Tim Stringer – Pixabay.com

Mary, did you know
That your baby boy
Would save our sons and daughters?
Did you know
That your baby boy
Has come to make you new?
This Child that you delivered
Will soon deliver you?
Buddy Greene, Mark Lowry

In the stone of this masterpiece, Michelangelo has so poignantly sculpted Mary’s sorrow that we are drawn into its depths.  In Jesus’ infancy, Mary had been told that a sword would pierce her own soul because of this child, and she must have viscerally shared his agony at his crucifixion.

Years ago, when my mother-in-law was deeply mourning the death of her 32-year-old son, she said “I hope you never have to do this.”   The sharp pain in the untimely loss of a child is recognized in cultures all over the world.   In Greek mythology, crops were imperiled when the grain goddess Demeter desperately searched for the daughter that had been snatched from her.

When the tragedy is so great, words can feel so inadequate a consolation.  Jesus had said that he would rise again, but to his despairing family and friends this seemed like mere talk.

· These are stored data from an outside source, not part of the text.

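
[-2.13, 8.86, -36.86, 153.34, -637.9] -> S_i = -2.13*(-4.16)^i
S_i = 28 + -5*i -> [28, 23, 18, 13, 8]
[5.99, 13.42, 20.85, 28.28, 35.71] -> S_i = 5.99 + 7.43*i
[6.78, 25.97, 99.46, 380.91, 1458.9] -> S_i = 6.78*3.83^i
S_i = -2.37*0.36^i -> [-2.37, -0.85, -0.31, -0.11, -0.04]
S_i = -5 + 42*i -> [-5, 37, 79, 121, 163]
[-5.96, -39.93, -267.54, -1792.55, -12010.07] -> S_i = -5.96*6.70^i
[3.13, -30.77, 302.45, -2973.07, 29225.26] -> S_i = 3.13*(-9.83)^i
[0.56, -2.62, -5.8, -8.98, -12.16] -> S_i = 0.56 + -3.18*i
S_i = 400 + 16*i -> [400, 416, 432, 448, 464]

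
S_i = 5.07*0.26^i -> [5.07, 1.32, 0.34, 0.09, 0.02]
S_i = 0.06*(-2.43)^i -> [0.06, -0.15, 0.35, -0.86, 2.09]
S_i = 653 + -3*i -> [653, 650, 647, 644, 641]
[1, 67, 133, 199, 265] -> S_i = 1 + 66*i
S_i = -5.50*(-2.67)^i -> [-5.5, 14.68, -39.21, 104.69, -279.52]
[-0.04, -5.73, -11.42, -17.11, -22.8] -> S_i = -0.04 + -5.69*i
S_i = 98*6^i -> [98, 588, 3528, 21168, 127008]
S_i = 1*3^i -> [1, 3, 9, 27, 81]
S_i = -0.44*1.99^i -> [-0.44, -0.88, -1.74, -3.47, -6.9]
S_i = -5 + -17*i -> [-5, -22, -39, -56, -73]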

He had been betrayed, abandoned, had sustained mockery and savage brutality from his enemies.

In the hours of darkness, Mary stayed there, witness to her son’s pain.   In love, Jesus entrusted her to John, his beloved disciple, before He declared his work finished, committing his spirit to his Father.  And then there was the silence, the burial.

Labour pains are sharp pains, but in the joy of new life, these are forgotten.  Mary had to have been profoundly changed by what happens next, this incomprehensible mystery:  three days later, Jesus rises from death into glorious life.

As a seed falls to the ground, sacrifices itself so that there can be a much greater increase, so Jesus’ courageous decision to live and die in humility and complete humanity makes possible our own delivery from death into life.  Way has been opened for her, for us, for our sons and daughters, for all who want to live in the presence of God.

                    Alleluia, Christ is risen.
                    He is risen indeed!